A raccoon falls out of a tree from a height of 1.2. Which equation can you use to calculate the time it takes for the raccoon to fall to the ground?

Answer 1

Δd = 1/2aΔt²+v₁Δt

Step-by-step explanation:

Just did it on A.pex

Answer 2

`t=\sqrt{(2S)/(g)}=\sqrt{(2 \cdot 1.2 m)/(9.81 m/s^2)}=0.50 s`

Step-by-step explanation:

The equation that we can use to calculate the time it takes for the raccoon to fall to the ground is:

`t=(2S)/(g)`

where S=1.2 m is the height of the tree and g=9.81 m/s^2 is the acceleration due to gravity. This equation is derived from the equation of the distance in a uniformly accelerated motion, which is given by

`S=S_0 + v_0 t + (1)/(2)at^2`

where S0 is the initial position, v0 is the initial velocity and t the time.

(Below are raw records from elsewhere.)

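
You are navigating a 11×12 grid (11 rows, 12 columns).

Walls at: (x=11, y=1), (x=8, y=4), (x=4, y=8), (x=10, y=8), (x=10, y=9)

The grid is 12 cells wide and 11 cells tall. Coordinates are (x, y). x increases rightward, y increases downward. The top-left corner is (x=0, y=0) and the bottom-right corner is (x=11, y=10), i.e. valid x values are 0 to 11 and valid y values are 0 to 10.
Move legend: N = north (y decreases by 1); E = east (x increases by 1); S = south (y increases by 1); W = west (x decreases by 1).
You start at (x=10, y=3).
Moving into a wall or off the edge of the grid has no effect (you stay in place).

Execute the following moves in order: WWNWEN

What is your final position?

Start: (x=10, y=3)
  W (west): (x=10, y=3) -> (x=9, y=3)
  W (west): (x=9, y=3) -> (x=8, y=3)
  N (north): (x=8, y=3) -> (x=8, y=2)
  W (west): (x=8, y=2) -> (x=7, y=2)
  E (east): (x=7, y=2) -> (x=8, y=2)
  N (north): (x=8, y=2) -> (x=8, y=1)
Final: (x=8, y=1)

Answer: Final position: (x=8, y=1)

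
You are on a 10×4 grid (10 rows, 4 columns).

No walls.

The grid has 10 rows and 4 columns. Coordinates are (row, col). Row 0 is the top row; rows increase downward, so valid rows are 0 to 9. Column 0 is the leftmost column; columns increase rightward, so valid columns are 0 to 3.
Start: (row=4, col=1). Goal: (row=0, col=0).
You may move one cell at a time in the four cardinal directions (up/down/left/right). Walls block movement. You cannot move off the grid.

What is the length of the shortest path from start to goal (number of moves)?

BFS from (row=4, col=1) until reaching (row=0, col=0):
  Distance 0: (row=4, col=1)
  Distance 1: (row=3, col=1), (row=4, col=0), (row=4, col=2), (row=5, col=1)
  Distance 2: (row=2, col=1), (row=3, col=0), (row=3, col=2), (row=4, col=3), (row=5, col=0), (row=5, col=2), (row=6, col=1)
  Distance 3: (row=1, col=1), (row=2, col=0), (row=2, col=2), (row=3, col=3), (row=5, col=3), (row=6, col=0), (row=6, col=2), (row=7, col=1)
  Distance 4: (row=0, col=1), (row=1, col=0), (row=1, col=2), (row=2, col=3), (row=6, col=3), (row=7, col=0), (row=7, col=2), (row=8, col=1)
  Distance 5: (row=0, col=0), (row=0, col=2), (row=1, col=3), (row=7, col=3), (row=8, col=0), (row=8, col=2), (row=9, col=1)  <- goal reached here
One shortest path (5 moves): (row=4, col=1) -> (row=4, col=0) -> (row=3, col=0) -> (row=2, col=0) -> (row=1, col=0) -> (row=0, col=0)

Answer: Shortest path length: 5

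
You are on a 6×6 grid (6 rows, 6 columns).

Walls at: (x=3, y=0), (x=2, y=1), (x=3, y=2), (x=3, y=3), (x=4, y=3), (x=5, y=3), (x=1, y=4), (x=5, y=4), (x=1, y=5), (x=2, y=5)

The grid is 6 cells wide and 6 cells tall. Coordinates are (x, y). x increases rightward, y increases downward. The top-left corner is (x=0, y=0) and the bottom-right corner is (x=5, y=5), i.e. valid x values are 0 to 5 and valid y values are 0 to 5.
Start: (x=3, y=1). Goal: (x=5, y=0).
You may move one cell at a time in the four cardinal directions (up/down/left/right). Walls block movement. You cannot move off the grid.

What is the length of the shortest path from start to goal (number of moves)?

BFS from (x=3, y=1) until reaching (x=5, y=0):
  Distance 0: (x=3, y=1)
  Distance 1: (x=4, y=1)
  Distance 2: (x=4, y=0), (x=5, y=1), (x=4, y=2)
  Distance 3: (x=5, y=0), (x=5, y=2)  <- goal reached here
One shortest path (3 moves): (x=3, y=1) -> (x=4, y=1) -> (x=5, y=1) -> (x=5, y=0)

Answer: Shortest path length: 3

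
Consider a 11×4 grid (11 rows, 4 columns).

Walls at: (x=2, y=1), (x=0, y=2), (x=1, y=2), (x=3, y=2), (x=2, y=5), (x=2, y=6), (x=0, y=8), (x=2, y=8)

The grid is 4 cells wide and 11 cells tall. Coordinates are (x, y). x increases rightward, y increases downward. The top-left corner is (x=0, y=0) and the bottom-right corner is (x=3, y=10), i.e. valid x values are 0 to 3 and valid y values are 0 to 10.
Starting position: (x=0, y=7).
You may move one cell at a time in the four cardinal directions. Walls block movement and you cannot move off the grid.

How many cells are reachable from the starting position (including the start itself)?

BFS flood-fill from (x=0, y=7):
  Distance 0: (x=0, y=7)
  Distance 1: (x=0, y=6), (x=1, y=7)
  Distance 2: (x=0, y=5), (x=1, y=6), (x=2, y=7), (x=1, y=8)
  Distance 3: (x=0, y=4), (x=1, y=5), (x=3, y=7), (x=1, y=9)
  Distance 4: (x=0, y=3), (x=1, y=4), (x=3, y=6), (x=3, y=8), (x=0, y=9), (x=2, y=9), (x=1, y=10)
  Distance 5: (x=1, y=3), (x=2, y=4), (x=3, y=5), (x=3, y=9), (x=0, y=10), (x=2, y=10)
  Distance 6: (x=2, y=3), (x=3, y=4), (x=3, y=10)
  Distance 7: (x=2, y=2), (x=3, y=3)
Total reachable: 29 (grid has 36 open cells total)

Answer: Reachable cells: 29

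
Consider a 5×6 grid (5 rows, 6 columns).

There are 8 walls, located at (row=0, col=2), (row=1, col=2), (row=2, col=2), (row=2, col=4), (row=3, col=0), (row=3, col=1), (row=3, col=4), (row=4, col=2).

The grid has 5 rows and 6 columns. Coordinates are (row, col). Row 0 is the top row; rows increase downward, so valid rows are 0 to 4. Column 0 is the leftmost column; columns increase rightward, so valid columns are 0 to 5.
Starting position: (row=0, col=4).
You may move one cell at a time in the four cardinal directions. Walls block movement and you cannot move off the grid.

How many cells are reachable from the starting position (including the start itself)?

BFS flood-fill from (row=0, col=4):
  Distance 0: (row=0, col=4)
  Distance 1: (row=0, col=3), (row=0, col=5), (row=1, col=4)
  Distance 2: (row=1, col=3), (row=1, col=5)
  Distance 3: (row=2, col=3), (row=2, col=5)
  Distance 4: (row=3, col=3), (row=3, col=5)
  Distance 5: (row=3, col=2), (row=4, col=3), (row=4, col=5)
  Distance 6: (row=4, col=4)
Total reachable: 14 (grid has 22 open cells total)

Answer: Reachable cells: 14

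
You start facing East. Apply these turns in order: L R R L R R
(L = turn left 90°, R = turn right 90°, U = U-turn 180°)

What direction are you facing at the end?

Answer: Final heading: West

Derivation:
Start: East
  L (left (90° counter-clockwise)) -> North
  R (right (90° clockwise)) -> East
  R (right (90° clockwise)) -> South
  L (left (90° counter-clockwise)) -> East
  R (right (90° clockwise)) -> South
  R (right (90° clockwise)) -> West
Final: West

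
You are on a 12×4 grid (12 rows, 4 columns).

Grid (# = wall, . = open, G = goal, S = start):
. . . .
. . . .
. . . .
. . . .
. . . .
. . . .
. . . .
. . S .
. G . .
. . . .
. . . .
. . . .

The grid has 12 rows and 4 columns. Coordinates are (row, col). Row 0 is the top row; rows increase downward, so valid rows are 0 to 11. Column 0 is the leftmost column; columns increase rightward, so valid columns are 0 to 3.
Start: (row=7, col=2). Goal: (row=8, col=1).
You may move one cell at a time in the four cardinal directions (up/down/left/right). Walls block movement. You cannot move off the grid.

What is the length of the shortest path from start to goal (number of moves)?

BFS from (row=7, col=2) until reaching (row=8, col=1):
  Distance 0: (row=7, col=2)
  Distance 1: (row=6, col=2), (row=7, col=1), (row=7, col=3), (row=8, col=2)
  Distance 2: (row=5, col=2), (row=6, col=1), (row=6, col=3), (row=7, col=0), (row=8, col=1), (row=8, col=3), (row=9, col=2)  <- goal reached here
One shortest path (2 moves): (row=7, col=2) -> (row=7, col=1) -> (row=8, col=1)

Answer: Shortest path length: 2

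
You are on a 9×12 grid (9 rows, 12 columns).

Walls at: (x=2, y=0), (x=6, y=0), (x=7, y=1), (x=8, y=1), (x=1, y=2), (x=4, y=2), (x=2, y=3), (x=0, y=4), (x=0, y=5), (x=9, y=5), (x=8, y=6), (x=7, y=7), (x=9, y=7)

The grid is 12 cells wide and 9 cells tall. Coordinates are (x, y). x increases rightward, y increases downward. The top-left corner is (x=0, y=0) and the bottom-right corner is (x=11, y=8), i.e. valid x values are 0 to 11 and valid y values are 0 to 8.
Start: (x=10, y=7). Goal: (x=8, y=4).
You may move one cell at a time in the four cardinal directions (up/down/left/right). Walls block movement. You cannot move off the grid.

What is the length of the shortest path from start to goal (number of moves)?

Answer: Shortest path length: 5

Derivation:
BFS from (x=10, y=7) until reaching (x=8, y=4):
  Distance 0: (x=10, y=7)
  Distance 1: (x=10, y=6), (x=11, y=7), (x=10, y=8)
  Distance 2: (x=10, y=5), (x=9, y=6), (x=11, y=6), (x=9, y=8), (x=11, y=8)
  Distance 3: (x=10, y=4), (x=11, y=5), (x=8, y=8)
  Distance 4: (x=10, y=3), (x=9, y=4), (x=11, y=4), (x=8, y=7), (x=7, y=8)
  Distance 5: (x=10, y=2), (x=9, y=3), (x=11, y=3), (x=8, y=4), (x=6, y=8)  <- goal reached here
One shortest path (5 moves): (x=10, y=7) -> (x=10, y=6) -> (x=10, y=5) -> (x=10, y=4) -> (x=9, y=4) -> (x=8, y=4)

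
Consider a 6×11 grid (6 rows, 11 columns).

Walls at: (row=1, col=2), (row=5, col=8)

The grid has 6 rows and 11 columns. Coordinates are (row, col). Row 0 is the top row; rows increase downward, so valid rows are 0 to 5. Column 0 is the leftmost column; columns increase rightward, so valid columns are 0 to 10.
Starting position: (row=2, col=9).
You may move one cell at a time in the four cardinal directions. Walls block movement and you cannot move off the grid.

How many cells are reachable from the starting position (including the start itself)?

Answer: Reachable cells: 64

Derivation:
BFS flood-fill from (row=2, col=9):
  Distance 0: (row=2, col=9)
  Distance 1: (row=1, col=9), (row=2, col=8), (row=2, col=10), (row=3, col=9)
  Distance 2: (row=0, col=9), (row=1, col=8), (row=1, col=10), (row=2, col=7), (row=3, col=8), (row=3, col=10), (row=4, col=9)
  Distance 3: (row=0, col=8), (row=0, col=10), (row=1, col=7), (row=2, col=6), (row=3, col=7), (row=4, col=8), (row=4, col=10), (row=5, col=9)
  Distance 4: (row=0, col=7), (row=1, col=6), (row=2, col=5), (row=3, col=6), (row=4, col=7), (row=5, col=10)
  Distance 5: (row=0, col=6), (row=1, col=5), (row=2, col=4), (row=3, col=5), (row=4, col=6), (row=5, col=7)
  Distance 6: (row=0, col=5), (row=1, col=4), (row=2, col=3), (row=3, col=4), (row=4, col=5), (row=5, col=6)
  Distance 7: (row=0, col=4), (row=1, col=3), (row=2, col=2), (row=3, col=3), (row=4, col=4), (row=5, col=5)
  Distance 8: (row=0, col=3), (row=2, col=1), (row=3, col=2), (row=4, col=3), (row=5, col=4)
  Distance 9: (row=0, col=2), (row=1, col=1), (row=2, col=0), (row=3, col=1), (row=4, col=2), (row=5, col=3)
  Distance 10: (row=0, col=1), (row=1, col=0), (row=3, col=0), (row=4, col=1), (row=5, col=2)
  Distance 11: (row=0, col=0), (row=4, col=0), (row=5, col=1)
  Distance 12: (row=5, col=0)
Total reachable: 64 (grid has 64 open cells total)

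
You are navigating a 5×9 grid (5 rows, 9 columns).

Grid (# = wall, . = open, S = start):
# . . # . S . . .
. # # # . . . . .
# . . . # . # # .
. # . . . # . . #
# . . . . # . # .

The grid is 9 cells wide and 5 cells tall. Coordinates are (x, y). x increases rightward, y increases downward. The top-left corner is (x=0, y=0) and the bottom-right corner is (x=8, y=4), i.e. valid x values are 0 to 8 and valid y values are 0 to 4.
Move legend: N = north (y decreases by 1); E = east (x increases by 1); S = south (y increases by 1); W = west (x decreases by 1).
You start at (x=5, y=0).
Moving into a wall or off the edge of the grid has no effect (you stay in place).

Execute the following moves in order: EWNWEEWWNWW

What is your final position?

Start: (x=5, y=0)
  E (east): (x=5, y=0) -> (x=6, y=0)
  W (west): (x=6, y=0) -> (x=5, y=0)
  N (north): blocked, stay at (x=5, y=0)
  W (west): (x=5, y=0) -> (x=4, y=0)
  E (east): (x=4, y=0) -> (x=5, y=0)
  E (east): (x=5, y=0) -> (x=6, y=0)
  W (west): (x=6, y=0) -> (x=5, y=0)
  W (west): (x=5, y=0) -> (x=4, y=0)
  N (north): blocked, stay at (x=4, y=0)
  W (west): blocked, stay at (x=4, y=0)
  W (west): blocked, stay at (x=4, y=0)
Final: (x=4, y=0)

Answer: Final position: (x=4, y=0)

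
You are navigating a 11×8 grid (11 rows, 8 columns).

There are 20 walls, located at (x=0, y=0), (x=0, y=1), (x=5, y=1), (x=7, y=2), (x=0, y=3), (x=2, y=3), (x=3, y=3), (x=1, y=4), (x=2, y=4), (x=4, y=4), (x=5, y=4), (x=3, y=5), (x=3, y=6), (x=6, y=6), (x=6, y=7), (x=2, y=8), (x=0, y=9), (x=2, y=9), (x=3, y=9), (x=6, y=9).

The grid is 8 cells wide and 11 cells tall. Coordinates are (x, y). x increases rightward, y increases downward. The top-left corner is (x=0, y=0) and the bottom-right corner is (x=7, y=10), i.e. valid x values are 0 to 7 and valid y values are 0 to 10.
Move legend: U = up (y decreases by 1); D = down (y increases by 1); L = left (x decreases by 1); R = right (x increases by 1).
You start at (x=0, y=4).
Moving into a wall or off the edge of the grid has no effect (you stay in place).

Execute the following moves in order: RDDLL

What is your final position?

Start: (x=0, y=4)
  R (right): blocked, stay at (x=0, y=4)
  D (down): (x=0, y=4) -> (x=0, y=5)
  D (down): (x=0, y=5) -> (x=0, y=6)
  L (left): blocked, stay at (x=0, y=6)
  L (left): blocked, stay at (x=0, y=6)
Final: (x=0, y=6)

Answer: Final position: (x=0, y=6)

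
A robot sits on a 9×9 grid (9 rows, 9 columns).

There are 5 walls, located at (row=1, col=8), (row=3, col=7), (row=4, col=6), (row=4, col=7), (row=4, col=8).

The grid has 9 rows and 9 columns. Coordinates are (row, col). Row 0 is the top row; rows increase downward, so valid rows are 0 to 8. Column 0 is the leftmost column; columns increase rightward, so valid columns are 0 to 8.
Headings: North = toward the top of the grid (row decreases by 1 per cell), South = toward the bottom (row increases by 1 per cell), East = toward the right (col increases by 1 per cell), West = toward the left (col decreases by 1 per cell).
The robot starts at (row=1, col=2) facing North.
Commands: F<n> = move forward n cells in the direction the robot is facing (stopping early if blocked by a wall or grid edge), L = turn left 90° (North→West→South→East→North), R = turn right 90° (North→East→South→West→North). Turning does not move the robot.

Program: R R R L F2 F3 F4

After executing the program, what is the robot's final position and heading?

Answer: Final position: (row=8, col=2), facing South

Derivation:
Start: (row=1, col=2), facing North
  R: turn right, now facing East
  R: turn right, now facing South
  R: turn right, now facing West
  L: turn left, now facing South
  F2: move forward 2, now at (row=3, col=2)
  F3: move forward 3, now at (row=6, col=2)
  F4: move forward 2/4 (blocked), now at (row=8, col=2)
Final: (row=8, col=2), facing South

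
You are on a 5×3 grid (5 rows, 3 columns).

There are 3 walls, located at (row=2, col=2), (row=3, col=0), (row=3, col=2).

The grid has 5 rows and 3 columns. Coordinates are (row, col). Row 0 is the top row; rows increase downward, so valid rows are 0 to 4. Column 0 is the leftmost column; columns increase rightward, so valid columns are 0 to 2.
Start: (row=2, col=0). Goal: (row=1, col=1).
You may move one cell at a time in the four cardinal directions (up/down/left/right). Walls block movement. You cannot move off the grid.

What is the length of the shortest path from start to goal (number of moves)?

Answer: Shortest path length: 2

Derivation:
BFS from (row=2, col=0) until reaching (row=1, col=1):
  Distance 0: (row=2, col=0)
  Distance 1: (row=1, col=0), (row=2, col=1)
  Distance 2: (row=0, col=0), (row=1, col=1), (row=3, col=1)  <- goal reached here
One shortest path (2 moves): (row=2, col=0) -> (row=2, col=1) -> (row=1, col=1)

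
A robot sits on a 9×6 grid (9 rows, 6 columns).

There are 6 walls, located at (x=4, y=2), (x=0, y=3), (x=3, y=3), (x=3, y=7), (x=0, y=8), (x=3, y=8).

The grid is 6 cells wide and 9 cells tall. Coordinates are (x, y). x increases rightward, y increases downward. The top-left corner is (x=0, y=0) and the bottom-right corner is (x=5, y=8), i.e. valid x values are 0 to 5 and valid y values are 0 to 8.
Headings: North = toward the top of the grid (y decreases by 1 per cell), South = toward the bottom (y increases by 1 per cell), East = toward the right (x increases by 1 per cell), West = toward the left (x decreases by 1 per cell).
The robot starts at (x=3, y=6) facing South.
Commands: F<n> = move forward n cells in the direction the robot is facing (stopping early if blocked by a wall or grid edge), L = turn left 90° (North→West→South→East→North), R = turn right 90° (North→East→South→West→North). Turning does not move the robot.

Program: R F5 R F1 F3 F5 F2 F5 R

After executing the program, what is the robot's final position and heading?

Answer: Final position: (x=0, y=4), facing East

Derivation:
Start: (x=3, y=6), facing South
  R: turn right, now facing West
  F5: move forward 3/5 (blocked), now at (x=0, y=6)
  R: turn right, now facing North
  F1: move forward 1, now at (x=0, y=5)
  F3: move forward 1/3 (blocked), now at (x=0, y=4)
  F5: move forward 0/5 (blocked), now at (x=0, y=4)
  F2: move forward 0/2 (blocked), now at (x=0, y=4)
  F5: move forward 0/5 (blocked), now at (x=0, y=4)
  R: turn right, now facing East
Final: (x=0, y=4), facing East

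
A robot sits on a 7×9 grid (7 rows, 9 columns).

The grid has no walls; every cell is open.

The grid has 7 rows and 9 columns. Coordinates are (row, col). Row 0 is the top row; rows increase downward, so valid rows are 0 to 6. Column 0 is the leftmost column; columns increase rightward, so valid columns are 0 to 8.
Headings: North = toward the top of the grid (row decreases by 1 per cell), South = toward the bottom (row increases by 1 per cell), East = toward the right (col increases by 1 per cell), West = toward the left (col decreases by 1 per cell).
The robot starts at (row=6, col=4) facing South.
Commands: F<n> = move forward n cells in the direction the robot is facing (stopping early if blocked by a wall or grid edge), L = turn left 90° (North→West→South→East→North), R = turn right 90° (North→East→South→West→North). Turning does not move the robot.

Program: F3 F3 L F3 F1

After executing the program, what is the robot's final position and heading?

Answer: Final position: (row=6, col=8), facing East

Derivation:
Start: (row=6, col=4), facing South
  F3: move forward 0/3 (blocked), now at (row=6, col=4)
  F3: move forward 0/3 (blocked), now at (row=6, col=4)
  L: turn left, now facing East
  F3: move forward 3, now at (row=6, col=7)
  F1: move forward 1, now at (row=6, col=8)
Final: (row=6, col=8), facing East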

In this problem, we can put S0=0 (we can take the initial position as the initial position of the raccoon) and v0=0 (the raccoon starts from rest), so the equation becomes

`S=(1)/(2)at^2`

and since the motion is a free fall, the acceleration is equal to the acceleration of gravity, so a=g:

`S=(1)/(2)gt^2`

And by re-arranging it, we find

`t=\sqrt{(2S)/(g)}`

By substituting numbers, we find

`t=\sqrt{(2S)/(g)}=\sqrt{(2 \cdot 1.2 m)/(9.81 m/s^2)}=0.50 s`